Isn’t there another way to staff Junior Session other than college students? Alumni returning to be counselors perhaps?

Unfortunately not. Junior Session actually got its start staffed only by alumni. Camp moved on from that model because it was unsustainable. Moreover, if we bring in a mostly new staff for Junior Session, we’d need to run another staff training in between Second and Junior Sessions. Given that the fundamental problem is one of not enough days in the summer, that’s not a viable option.

Could you solve this problem by shortening the four-week sessions a bit?

In terms of getting the programs into the days available in the summer, yes, and we considered this option. But, the four-week session is the core of our program. It’s what we do best. It’s what leads to people still thinking of Four Winds as one of their key formative experiences even as adults. Altering the four-week sessions in order to allow Junior Session to continue isn’t consistent with Four Winds serving youth in the best way we can.

My child won’t be ready for a four-week session without doing a shorter camp first. What would you recommend?

We’d recommend attending a one or two-week session at another great camp. There are many, and arguably a camp that does shorter sessions all summer, as opposed to one tacked on to the end of the summer, will do a better job of it than we did.
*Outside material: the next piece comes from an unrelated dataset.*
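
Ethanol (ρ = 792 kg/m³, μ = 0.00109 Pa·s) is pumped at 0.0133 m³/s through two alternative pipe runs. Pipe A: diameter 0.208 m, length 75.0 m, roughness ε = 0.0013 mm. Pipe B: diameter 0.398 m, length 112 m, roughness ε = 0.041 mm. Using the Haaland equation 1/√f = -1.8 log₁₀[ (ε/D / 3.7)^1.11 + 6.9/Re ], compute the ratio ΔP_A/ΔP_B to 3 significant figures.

Pipe A: V = Q/A = 0.0133/0.03398 = 0.3914 m/s; Re = 5.916e+04; ε/D = 6.25e-06; Haaland → f = 0.01997; ΔP_A = f(L/D)(ρV²/2) = 436.8 Pa.
Pipe B: V = Q/A = 0.0133/0.1244 = 0.1069 m/s; Re = 3.092e+04; ε/D = 0.000103; Haaland → f = 0.02336; ΔP_B = f(L/D)(ρV²/2) = 29.76 Pa.
ΔP_A/ΔP_B = 436.8/29.76 = 14.7.

ΔP_A/ΔP_B ≈ 14.7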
We are part of a wonderful organization called the Western Association of Independent Camps. This is not just any association. It’s a group of 50 or so camps across the West, all of which are committed to excellent programming, and many of them offer one and two-week programs. If you don’t already know of a great camp that offers shorter sessions, we’d recommend starting with WAIC. We’d also be happy to talk you through any options you’re considering.

What happened to children on the Junior Session 2023 waitlist who don’t get in?

Campers on the 2023 Junior Session waitlist who did not get in retained their original waitlist date for the purpose of getting into one of the four-week sessions (unless they voluntarily withdrew from the waitlist), and so will be ahead in line of families who sign up in the future.

Can I put a child that is too young to come to camp on the waitlist now?

We understand the desire to do this, but we only put children that are age-eligible for camp on the waitlist. So, the first time campers can get on the waitlist for the main session is the fall when they’re in 3rd grade. This applies to everyone, so everyone is on a level playing field.

Do you foresee any changes to the four-week session?

We are always attempting to improve and adjust to a changing world, but fundamentally, no. The rationale behind this decision was that the four-week session is the core of the Four Winds experience, and we intend to preserve it.